I would love to say that oil demand is exploding, Chinese helicopter money, oil production is collapsing and inventories are near tank bottoms..(well, that last part is true) but is not the case. I’m getting some winter 2023 vibes when oil was riding on the back of Natural Gas hysteria.
An Artic storm, gas transit through Ukraine halted after 50 years and a war that intensifies, talks about bombing Iran and the Trump wild card makes a perfect cocktail to derive prices on pure speculation.
It is still too early to tell but for all the talks about a Q1 with 1 Million barrels of surplus seems distant in the current environment, specially when we see crude inventories still dropping and refineries running hard for this time of the year. Product stocks are indeed building and that would be something the market will have to deal with sooner than later, but for now, refining margins are acceptable, market structure doesn’t incentivize to build stocks, though some cases like gasoline are the only way out, but market is choosing to ignore that and instead focus on gasoil/heating oil instead.
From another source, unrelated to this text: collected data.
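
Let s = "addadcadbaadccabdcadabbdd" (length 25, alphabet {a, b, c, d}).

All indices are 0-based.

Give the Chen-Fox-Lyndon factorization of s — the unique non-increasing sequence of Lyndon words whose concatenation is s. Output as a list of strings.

["add", "adc", "adb", "aadccabdcadabbdd"]

emit factor 1: 'add' (i=0, period=3)
emit factor 2: 'adc' (i=3, period=3)
emit factor 3: 'adb' (i=6, period=3)
emit factor 4: 'aadccabdcadabbdd' (i=9, period=16)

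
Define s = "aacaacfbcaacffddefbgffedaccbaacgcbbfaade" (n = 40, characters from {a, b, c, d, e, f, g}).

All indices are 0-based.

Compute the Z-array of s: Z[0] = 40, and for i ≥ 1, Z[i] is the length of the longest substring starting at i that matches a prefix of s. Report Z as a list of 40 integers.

Z[0]=40
i=1: fresh scan; Z[1]=1 extend→box=[1,2)
i=2: fresh scan; Z[2]=0
i=3: fresh scan; Z[3]=3 extend→box=[3,6)
i=4: min(r-i=2, Z[1]=1)=1; Z[4]=1
i=5: min(r-i=1, Z[2]=0)=0; Z[5]=0
i=6: fresh scan; Z[6]=0
i=7: fresh scan; Z[7]=0
i=8: fresh scan; Z[8]=0
i=9: fresh scan; Z[9]=3 extend→box=[9,12)
i=10: min(r-i=2, Z[1]=1)=1; Z[10]=1
i=11: min(r-i=1, Z[2]=0)=0; Z[11]=0
i=12: fresh scan; Z[12]=0
i=13: fresh scan; Z[13]=0
i=14: fresh scan; Z[14]=0
i=15: fresh scan; Z[15]=0
i=16: fresh scan; Z[16]=0
i=17: fresh scan; Z[17]=0
i=18: fresh scan; Z[18]=0
i=19: fresh scan; Z[19]=0
i=20: fresh scan; Z[20]=0
i=21: fresh scan; Z[21]=0
i=22: fresh scan; Z[22]=0
i=23: fresh scan; Z[23]=0
i=24: fresh scan; Z[24]=1 extend→box=[24,25)
i=25: fresh scan; Z[25]=0
i=26: fresh scan; Z[26]=0
i=27: fresh scan; Z[27]=0
i=28: fresh scan; Z[28]=3 extend→box=[28,31)
i=29: min(r-i=2, Z[1]=1)=1; Z[29]=1
i=30: min(r-i=1, Z[2]=0)=0; Z[30]=0
i=31: fresh scan; Z[31]=0
i=32: fresh scan; Z[32]=0
i=33: fresh scan; Z[33]=0
i=34: fresh scan; Z[34]=0
i=35: fresh scan; Z[35]=0
i=36: fresh scan; Z[36]=2 extend→box=[36,38)
i=37: min(r-i=1, Z[1]=1)=1; Z[37]=1
i=38: fresh scan; Z[38]=0
i=39: fresh scan; Z[39]=0

[40, 1, 0, 3, 1, 0, 0, 0, 0, 3, 1, 0, 0, 0, 0, 0, 0, 0, 0, 0, 0, 0, 0, 0, 1, 0, 0, 0, 3, 1, 0, 0, 0, 0, 0, 0, 2, 1, 0, 0]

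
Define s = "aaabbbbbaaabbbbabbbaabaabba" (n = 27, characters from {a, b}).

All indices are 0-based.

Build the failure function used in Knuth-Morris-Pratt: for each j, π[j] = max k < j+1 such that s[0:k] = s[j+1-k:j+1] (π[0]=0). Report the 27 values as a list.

[0, 1, 2, 0, 0, 0, 0, 0, 1, 2, 3, 4, 5, 6, 7, 1, 0, 0, 0, 1, 2, 0, 1, 2, 0, 0, 1]

π[0] = 0
j=1 s[j]='a': π[1]=1 (border 'a')
j=2 s[j]='a': π[2]=2 (border 'aa')
j=3 s[j]='b': k: 2→1→0; π[3]=0 (border '')
j=4 s[j]='b': π[4]=0 (border '')
j=5 s[j]='b': π[5]=0 (border '')
j=6 s[j]='b': π[6]=0 (border '')
j=7 s[j]='b': π[7]=0 (border '')
j=8 s[j]='a': π[8]=1 (border 'a')
j=9 s[j]='a': π[9]=2 (border 'aa')
j=10 s[j]='a': π[10]=3 (border 'aaa')
j=11 s[j]='b': π[11]=4 (border 'aaab')
j=12 s[j]='b': π[12]=5 (border 'aaabb')
j=13 s[j]='b': π[13]=6 (border 'aaabbb')
j=14 s[j]='b': π[14]=7 (border 'aaabbbb')
j=15 s[j]='a': k: 7→0; π[15]=1 (border 'a')
j=16 s[j]='b': k: 1→0; π[16]=0 (border '')
j=17 s[j]='b': π[17]=0 (border '')
j=18 s[j]='b': π[18]=0 (border '')
j=19 s[j]='a': π[19]=1 (border 'a')
j=20 s[j]='a': π[20]=2 (border 'aa')
j=21 s[j]='b': k: 2→1→0; π[21]=0 (border '')
j=22 s[j]='a': π[22]=1 (border 'a')
j=23 s[j]='a': π[23]=2 (border 'aa')
j=24 s[j]='b': k: 2→1→0; π[24]=0 (border '')
j=25 s[j]='b': π[25]=0 (border '')
j=26 s[j]='a': π[26]=1 (border 'a')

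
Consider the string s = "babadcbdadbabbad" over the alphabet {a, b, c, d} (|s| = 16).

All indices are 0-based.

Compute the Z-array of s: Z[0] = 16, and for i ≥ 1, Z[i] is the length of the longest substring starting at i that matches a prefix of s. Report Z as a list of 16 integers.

[16, 0, 2, 0, 0, 0, 1, 0, 0, 0, 3, 0, 1, 2, 0, 0]

Z[0]=16
i=1: fresh scan; Z[1]=0
i=2: fresh scan; Z[2]=2 scan→box=[2,4)
i=3: min(r-i=1, Z[1]=0)=0; Z[3]=0
i=4: fresh scan; Z[4]=0
i=5: fresh scan; Z[5]=0
i=6: fresh scan; Z[6]=1 scan→box=[6,7)
i=7: fresh scan; Z[7]=0
i=8: fresh scan; Z[8]=0
i=9: fresh scan; Z[9]=0
i=10: fresh scan; Z[10]=3 scan→box=[10,13)
i=11: min(r-i=2, Z[1]=0)=0; Z[11]=0
i=12: min(r-i=1, Z[2]=2)=1; Z[12]=1
i=13: fresh scan; Z[13]=2 scan→box=[13,15)
i=14: min(r-i=1, Z[1]=0)=0; Z[14]=0
i=15: fresh scan; Z[15]=0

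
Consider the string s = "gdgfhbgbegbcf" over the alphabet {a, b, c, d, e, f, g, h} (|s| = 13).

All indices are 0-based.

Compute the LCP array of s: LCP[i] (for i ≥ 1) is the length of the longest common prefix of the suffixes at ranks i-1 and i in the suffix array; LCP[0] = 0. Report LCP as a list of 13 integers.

rank | idx | suffix
   0 |  10 | bcf
   1 |   7 | begbcf
   2 |   5 | bgbegbcf
   3 |  11 | cf
   4 |   1 | dgfhbgbegbcf
   5 |   8 | egbcf
   6 |  12 | f
   7 |   3 | fhbgbegbcf
   8 |   9 | gbcf
   9 |   6 | gbegbcf
  10 |   0 | gdgfhbgbegbcf
  11 |   2 | gfhbgbegbcf
  12 |   4 | hbgbegbcf

SA = [10, 7, 5, 11, 1, 8, 12, 3, 9, 6, 0, 2, 4]
[i] adj suffixes → lcp
  [1] 10/7 → 1 ('b')
  [2] 7/5 → 1 ('b')
  [3] 5/11 → 0 ('')
  [4] 11/1 → 0 ('')
  [5] 1/8 → 0 ('')
  [6] 8/12 → 0 ('')
  [7] 12/3 → 1 ('f')
  [8] 3/9 → 0 ('')
  [9] 9/6 → 2 ('gb')
  [10] 6/0 → 1 ('g')
  [11] 0/2 → 1 ('g')
  [12] 2/4 → 0 ('')

[0, 1, 1, 0, 0, 0, 0, 1, 0, 2, 1, 1, 0]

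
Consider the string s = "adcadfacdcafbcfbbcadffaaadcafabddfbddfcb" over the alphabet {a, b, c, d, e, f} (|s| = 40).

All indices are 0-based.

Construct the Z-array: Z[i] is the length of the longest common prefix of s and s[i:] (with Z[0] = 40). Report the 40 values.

Z[0]=40
i=1: i≥r, start 0; Z[1]=0
i=2: i≥r, start 0; Z[2]=0
i=3: i≥r, start 0; Z[3]=2 grow→box=[3,5)
i=4: min(r-i=1, Z[1]=0)=0; Z[4]=0
i=5: i≥r, start 0; Z[5]=0
i=6: i≥r, start 0; Z[6]=1 grow→box=[6,7)
i=7: i≥r, start 0; Z[7]=0
i=8: i≥r, start 0; Z[8]=0
i=9: i≥r, start 0; Z[9]=0
i=10: i≥r, start 0; Z[10]=1 grow→box=[10,11)
i=11: i≥r, start 0; Z[11]=0
i=12: i≥r, start 0; Z[12]=0
i=13: i≥r, start 0; Z[13]=0
i=14: i≥r, start 0; Z[14]=0
i=15: i≥r, start 0; Z[15]=0
i=16: i≥r, start 0; Z[16]=0
i=17: i≥r, start 0; Z[17]=0
i=18: i≥r, start 0; Z[18]=2 grow→box=[18,20)
i=19: min(r-i=1, Z[1]=0)=0; Z[19]=0
i=20: i≥r, start 0; Z[20]=0
i=21: i≥r, start 0; Z[21]=0
i=22: i≥r, start 0; Z[22]=1 grow→box=[22,23)
i=23: i≥r, start 0; Z[23]=1 grow→box=[23,24)
i=24: i≥r, start 0; Z[24]=4 grow→box=[24,28)
i=25: min(r-i=3, Z[1]=0)=0; Z[25]=0
i=26: min(r-i=2, Z[2]=0)=0; Z[26]=0
i=27: min(r-i=1, Z[3]=2)=1; Z[27]=1
i=28: i≥r, start 0; Z[28]=0
i=29: i≥r, start 0; Z[29]=1 grow→box=[29,30)
i=30: i≥r, start 0; Z[30]=0
i=31: i≥r, start 0; Z[31]=0
i=32: i≥r, start 0; Z[32]=0
i=33: i≥r, start 0; Z[33]=0
i=34: i≥r, start 0; Z[34]=0
i=35: i≥r, start 0; Z[35]=0
i=36: i≥r, start 0; Z[36]=0
i=37: i≥r, start 0; Z[37]=0
i=38: i≥r, start 0; Z[38]=0
i=39: i≥r, start 0; Z[39]=0

[40, 0, 0, 2, 0, 0, 1, 0, 0, 0, 1, 0, 0, 0, 0, 0, 0, 0, 2, 0, 0, 0, 1, 1, 4, 0, 0, 1, 0, 1, 0, 0, 0, 0, 0, 0, 0, 0, 0, 0]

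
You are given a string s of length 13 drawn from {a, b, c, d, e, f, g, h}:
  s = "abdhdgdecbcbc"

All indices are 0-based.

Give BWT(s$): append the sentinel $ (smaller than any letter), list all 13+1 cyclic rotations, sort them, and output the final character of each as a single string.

rank  rotation        last
    0  $abdhdgdecbcbc  c
    1  abdhdgdecbcbc$  $
    2  bc$abdhdgdecbc  c
    3  bcbc$abdhdgdec  c
    4  bdhdgdecbcbc$a  a
    5  c$abdhdgdecbcb  b
    6  cbc$abdhdgdecb  b
    7  cbcbc$abdhdgde  e
    8  decbcbc$abdhdg  g
    9  dgdecbcbc$abdh  h
   10  dhdgdecbcbc$ab  b
   11  ecbcbc$abdhdgd  d
   12  gdecbcbc$abdhd  d
   13  hdgdecbcbc$abd  d

c$ccabbeghbddd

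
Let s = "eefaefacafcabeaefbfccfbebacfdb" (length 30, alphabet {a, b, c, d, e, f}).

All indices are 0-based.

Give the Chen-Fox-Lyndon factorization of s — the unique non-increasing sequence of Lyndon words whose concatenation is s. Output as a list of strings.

["eef", "aef", "acafc", "abeaefbfccfbebacfdb"]

emit factor 1: 'eef' (i=0, period=3)
emit factor 2: 'aef' (i=3, period=3)
emit factor 3: 'acafc' (i=6, period=5)
emit factor 4: 'abeaefbfccfbebacfdb' (i=11, period=19)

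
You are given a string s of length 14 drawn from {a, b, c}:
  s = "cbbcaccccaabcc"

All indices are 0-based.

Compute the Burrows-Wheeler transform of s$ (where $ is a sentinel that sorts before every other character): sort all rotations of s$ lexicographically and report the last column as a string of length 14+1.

rank  rotation         last
    0  $cbbcaccccaabcc  c
    1  aabcc$cbbcacccc  c
    2  abcc$cbbcacccca  a
    3  accccaabcc$cbbc  c
    4  bbcaccccaabcc$c  c
    5  bcaccccaabcc$cb  b
    6  bcc$cbbcaccccaa  a
    7  c$cbbcaccccaabc  c
    8  caabcc$cbbcaccc  c
    9  caccccaabcc$cbb  b
   10  cbbcaccccaabcc$  $
   11  cc$cbbcaccccaab  b
   12  ccaabcc$cbbcacc  c
   13  cccaabcc$cbbcac  c
   14  ccccaabcc$cbbca  a

ccaccbaccb$bcca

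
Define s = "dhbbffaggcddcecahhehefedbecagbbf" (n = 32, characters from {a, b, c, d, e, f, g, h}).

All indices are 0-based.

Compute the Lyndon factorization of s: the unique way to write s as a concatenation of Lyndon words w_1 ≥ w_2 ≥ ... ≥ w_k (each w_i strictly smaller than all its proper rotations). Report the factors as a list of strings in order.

["dh", "bbff", "aggcddcecahhehefedbec", "agbbf"]

emit factor 1: 'dh' (i=0, period=2)
emit factor 2: 'bbff' (i=2, period=4)
emit factor 3: 'aggcddcecahhehefedbec' (i=6, period=21)
emit factor 4: 'agbbf' (i=27, period=5)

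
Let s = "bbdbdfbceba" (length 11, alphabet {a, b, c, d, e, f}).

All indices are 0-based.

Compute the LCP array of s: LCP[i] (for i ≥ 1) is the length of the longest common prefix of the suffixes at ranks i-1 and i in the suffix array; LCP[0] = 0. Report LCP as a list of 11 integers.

[0, 0, 1, 1, 1, 2, 0, 0, 1, 0, 0]

rank→(start, suffix):
  0 → (10, 'a')
  1 → (9, 'ba')
  2 → (0, 'bbdbdfbceba')
  3 → (6, 'bceba')
  4 → (1, 'bdbdfbceba')
  5 → (3, 'bdfbceba')
  6 → (7, 'ceba')
  7 → (2, 'dbdfbceba')
  8 → (4, 'dfbceba')
  9 → (8, 'eba')
  10 → (5, 'fbceba')

SA = [10, 9, 0, 6, 1, 3, 7, 2, 4, 8, 5]
[i] adj suffixes → lcp
  [1] 10/9 → 0 ('')
  [2] 9/0 → 1 ('b')
  [3] 0/6 → 1 ('b')
  [4] 6/1 → 1 ('b')
  [5] 1/3 → 2 ('bd')
  [6] 3/7 → 0 ('')
  [7] 7/2 → 0 ('')
  [8] 2/4 → 1 ('d')
  [9] 4/8 → 0 ('')
  [10] 8/5 → 0 ('')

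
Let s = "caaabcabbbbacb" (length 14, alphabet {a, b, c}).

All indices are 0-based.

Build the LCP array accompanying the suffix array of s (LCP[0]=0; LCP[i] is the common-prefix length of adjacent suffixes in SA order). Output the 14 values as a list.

[0, 2, 1, 2, 1, 0, 1, 1, 2, 3, 1, 0, 2, 1]

rank→(start, suffix):
  0 → (1, 'aaabcabbbbacb')
  1 → (2, 'aabcabbbbacb')
  2 → (6, 'abbbbacb')
  3 → (3, 'abcabbbbacb')
  4 → (11, 'acb')
  5 → (13, 'b')
  6 → (10, 'bacb')
  7 → (9, 'bbacb')
  8 → (8, 'bbbacb')
  9 → (7, 'bbbbacb')
  10 → (4, 'bcabbbbacb')
  11 → (0, 'caaabcabbbbacb')
  12 → (5, 'cabbbbacb')
  13 → (12, 'cb')

SA = [1, 2, 6, 3, 11, 13, 10, 9, 8, 7, 4, 0, 5, 12]
i: (SA[i-1],SA[i]) lcp shared
  1: (1,2) 2 'aa'
  2: (2,6) 1 'a'
  3: (6,3) 2 'ab'
  4: (3,11) 1 'a'
  5: (11,13) 0 ''
  6: (13,10) 1 'b'
  7: (10,9) 1 'b'
  8: (9,8) 2 'bb'
  9: (8,7) 3 'bbb'
  10: (7,4) 1 'b'
  11: (4,0) 0 ''
  12: (0,5) 2 'ca'
  13: (5,12) 1 'c'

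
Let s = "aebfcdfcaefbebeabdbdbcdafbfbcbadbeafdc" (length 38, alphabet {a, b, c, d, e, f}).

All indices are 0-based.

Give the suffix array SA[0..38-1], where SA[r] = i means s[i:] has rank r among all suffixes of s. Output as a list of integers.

rank→(start, suffix):
  0 → (15, 'abdbdbcdafbfbcbadbeafdc')
  1 → (30, 'adbeafdc')
  2 → (0, 'aebfcdfcaefbebeabdbdbcdafbfbcbadbeafdc')
  3 → (8, 'aefbebeabdbdbcdafbfbcbadbeafdc')
  4 → (23, 'afbfbcbadbeafdc')
  5 → (34, 'afdc')
  6 → (29, 'badbeafdc')
  7 → (27, 'bcbadbeafdc')
  8 → (20, 'bcdafbfbcbadbeafdc')
  9 → (18, 'bdbcdafbfbcbadbeafdc')
  10 → (16, 'bdbdbcdafbfbcbadbeafdc')
  11 → (13, 'beabdbdbcdafbfbcbadbeafdc')
  12 → (32, 'beafdc')
  13 → (11, 'bebeabdbdbcdafbfbcbadbeafdc')
  14 → (25, 'bfbcbadbeafdc')
  15 → (2, 'bfcdfcaefbebeabdbdbcdafbfbcbadbeafdc')
  16 → (37, 'c')
  17 → (7, 'caefbebeabdbdbcdafbfbcbadbeafdc')
  18 → (28, 'cbadbeafdc')
  19 → (21, 'cdafbfbcbadbeafdc')
  20 → (4, 'cdfcaefbebeabdbdbcdafbfbcbadbeafdc')
  21 → (22, 'dafbfbcbadbeafdc')
  22 → (19, 'dbcdafbfbcbadbeafdc')
  23 → (17, 'dbdbcdafbfbcbadbeafdc')
  24 → (31, 'dbeafdc')
  25 → (36, 'dc')
  26 → (5, 'dfcaefbebeabdbdbcdafbfbcbadbeafdc')
  27 → (14, 'eabdbdbcdafbfbcbadbeafdc')
  28 → (33, 'eafdc')
  29 → (12, 'ebeabdbdbcdafbfbcbadbeafdc')
  30 → (1, 'ebfcdfcaefbebeabdbdbcdafbfbcbadbeafdc')
  31 → (9, 'efbebeabdbdbcdafbfbcbadbeafdc')
  32 → (26, 'fbcbadbeafdc')
  33 → (10, 'fbebeabdbdbcdafbfbcbadbeafdc')
  34 → (24, 'fbfbcbadbeafdc')
  35 → (6, 'fcaefbebeabdbdbcdafbfbcbadbeafdc')
  36 → (3, 'fcdfcaefbebeabdbdbcdafbfbcbadbeafdc')
  37 → (35, 'fdc')

[15, 30, 0, 8, 23, 34, 29, 27, 20, 18, 16, 13, 32, 11, 25, 2, 37, 7, 28, 21, 4, 22, 19, 17, 31, 36, 5, 14, 33, 12, 1, 9, 26, 10, 24, 6, 3, 35]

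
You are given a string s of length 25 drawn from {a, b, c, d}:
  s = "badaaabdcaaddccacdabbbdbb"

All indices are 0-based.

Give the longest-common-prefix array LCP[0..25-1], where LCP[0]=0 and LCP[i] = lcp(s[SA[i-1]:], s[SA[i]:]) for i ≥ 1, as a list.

[0, 2, 2, 1, 2, 1, 1, 2, 0, 1, 1, 2, 2, 1, 2, 0, 2, 1, 1, 0, 2, 1, 1, 2, 1]

sorted suffixes:
  #0 SA[0]=3  'aaabdcaaddccacdabbbdbb'
  #1 SA[1]=4  'aabdcaaddccacdabbbdbb'
  #2 SA[2]=9  'aaddccacdabbbdbb'
  #3 SA[3]=18  'abbbdbb'
  #4 SA[4]=5  'abdcaaddccacdabbbdbb'
  #5 SA[5]=15  'acdabbbdbb'
  #6 SA[6]=1  'adaaabdcaaddccacdabbbdbb'
  #7 SA[7]=10  'addccacdabbbdbb'
  #8 SA[8]=24  'b'
  #9 SA[9]=0  'badaaabdcaaddccacdabbbdbb'
  #10 SA[10]=23  'bb'
  #11 SA[11]=19  'bbbdbb'
  #12 SA[12]=20  'bbdbb'
  #13 SA[13]=21  'bdbb'
  #14 SA[14]=6  'bdcaaddccacdabbbdbb'
  #15 SA[15]=8  'caaddccacdabbbdbb'
  #16 SA[16]=14  'cacdabbbdbb'
  #17 SA[17]=13  'ccacdabbbdbb'
  #18 SA[18]=16  'cdabbbdbb'
  #19 SA[19]=2  'daaabdcaaddccacdabbbdbb'
  #20 SA[20]=17  'dabbbdbb'
  #21 SA[21]=22  'dbb'
  #22 SA[22]=7  'dcaaddccacdabbbdbb'
  #23 SA[23]=12  'dccacdabbbdbb'
  #24 SA[24]=11  'ddccacdabbbdbb'

SA = [3, 4, 9, 18, 5, 15, 1, 10, 24, 0, 23, 19, 20, 21, 6, 8, 14, 13, 16, 2, 17, 22, 7, 12, 11]
[i] adj suffixes → lcp
  [1] 3/4 → 2 ('aa')
  [2] 4/9 → 2 ('aa')
  [3] 9/18 → 1 ('a')
  [4] 18/5 → 2 ('ab')
  [5] 5/15 → 1 ('a')
  [6] 15/1 → 1 ('a')
  [7] 1/10 → 2 ('ad')
  [8] 10/24 → 0 ('')
  [9] 24/0 → 1 ('b')
  [10] 0/23 → 1 ('b')
  [11] 23/19 → 2 ('bb')
  [12] 19/20 → 2 ('bb')
  [13] 20/21 → 1 ('b')
  [14] 21/6 → 2 ('bd')
  [15] 6/8 → 0 ('')
  [16] 8/14 → 2 ('ca')
  [17] 14/13 → 1 ('c')
  [18] 13/16 → 1 ('c')
  [19] 16/2 → 0 ('')
  [20] 2/17 → 2 ('da')
  [21] 17/22 → 1 ('d')
  [22] 22/7 → 1 ('d')
  [23] 7/12 → 2 ('dc')
  [24] 12/11 → 1 ('d')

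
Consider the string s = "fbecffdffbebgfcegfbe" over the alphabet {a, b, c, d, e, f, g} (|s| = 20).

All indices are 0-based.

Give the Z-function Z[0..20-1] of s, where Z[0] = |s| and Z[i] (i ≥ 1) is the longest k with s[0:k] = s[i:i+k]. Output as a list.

Z[0]=20
i=1: fresh scan; Z[1]=0
i=2: fresh scan; Z[2]=0
i=3: fresh scan; Z[3]=0
i=4: fresh scan; Z[4]=1 extend→box=[4,5)
i=5: fresh scan; Z[5]=1 extend→box=[5,6)
i=6: fresh scan; Z[6]=0
i=7: fresh scan; Z[7]=1 extend→box=[7,8)
i=8: fresh scan; Z[8]=3 extend→box=[8,11)
i=9: min(r-i=2, Z[1]=0)=0; Z[9]=0
i=10: min(r-i=1, Z[2]=0)=0; Z[10]=0
i=11: fresh scan; Z[11]=0
i=12: fresh scan; Z[12]=0
i=13: fresh scan; Z[13]=1 extend→box=[13,14)
i=14: fresh scan; Z[14]=0
i=15: fresh scan; Z[15]=0
i=16: fresh scan; Z[16]=0
i=17: fresh scan; Z[17]=3 extend→box=[17,20)
i=18: min(r-i=2, Z[1]=0)=0; Z[18]=0
i=19: min(r-i=1, Z[2]=0)=0; Z[19]=0

[20, 0, 0, 0, 1, 1, 0, 1, 3, 0, 0, 0, 0, 1, 0, 0, 0, 3, 0, 0]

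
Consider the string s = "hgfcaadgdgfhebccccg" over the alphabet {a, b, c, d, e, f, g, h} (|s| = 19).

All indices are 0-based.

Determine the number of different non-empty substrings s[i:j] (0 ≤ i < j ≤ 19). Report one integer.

sorted suffixes:
  #0 SA[0]=4  'aadgdgfhebccccg'
  #1 SA[1]=5  'adgdgfhebccccg'
  #2 SA[2]=13  'bccccg'
  #3 SA[3]=3  'caadgdgfhebccccg'
  #4 SA[4]=14  'ccccg'
  #5 SA[5]=15  'cccg'
  #6 SA[6]=16  'ccg'
  #7 SA[7]=17  'cg'
  #8 SA[8]=6  'dgdgfhebccccg'
  #9 SA[9]=8  'dgfhebccccg'
  #10 SA[10]=12  'ebccccg'
  #11 SA[11]=2  'fcaadgdgfhebccccg'
  #12 SA[12]=10  'fhebccccg'
  #13 SA[13]=18  'g'
  #14 SA[14]=7  'gdgfhebccccg'
  #15 SA[15]=1  'gfcaadgdgfhebccccg'
  #16 SA[16]=9  'gfhebccccg'
  #17 SA[17]=11  'hebccccg'
  #18 SA[18]=0  'hgfcaadgdgfhebccccg'

SA = [4, 5, 13, 3, 14, 15, 16, 17, 6, 8, 12, 2, 10, 18, 7, 1, 9, 11, 0]
rank  pair      lcp
   1  s[4:],s[5:]  1  'a'
   2  s[5:],s[13:]  0  ''
   3  s[13:],s[3:]  0  ''
   4  s[3:],s[14:]  1  'c'
   5  s[14:],s[15:]  3  'ccc'
   6  s[15:],s[16:]  2  'cc'
   7  s[16:],s[17:]  1  'c'
   8  s[17:],s[6:]  0  ''
   9  s[6:],s[8:]  2  'dg'
  10  s[8:],s[12:]  0  ''
  11  s[12:],s[2:]  0  ''
  12  s[2:],s[10:]  1  'f'
  13  s[10:],s[18:]  0  ''
  14  s[18:],s[7:]  1  'g'
  15  s[7:],s[1:]  1  'g'
  16  s[1:],s[9:]  2  'gf'
  17  s[9:],s[11:]  0  ''
  18  s[11:],s[0:]  1  'h'

n(n+1)/2 = 19·20/2 = 190
Σ LCP = 0 + 1 + 0 + 0 + 1 + 3 + 2 + 1 + 0 + 2 + 0 + 0 + 1 + 0 + 1 + 1 + 2 + 0 + 1 = 16
distinct = 190 − 16 = 174

174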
Fundamentally, in terms of flows, regional pricing, differentials not much changed from last two weeks, is kind of worrying that with freight rates exceptionally low most arbs remain closed, limiting trade opportunities. That could also explain why many are choosing to play flat price instead of spreads.
On the physical side, things are really quiet, proof of that is the absence of major players in the North Sea window. The loading programme for Feb BFOET looks smaller in 200kbd, due to a pipeline maintenance and a cargo that has been frontloaded to January.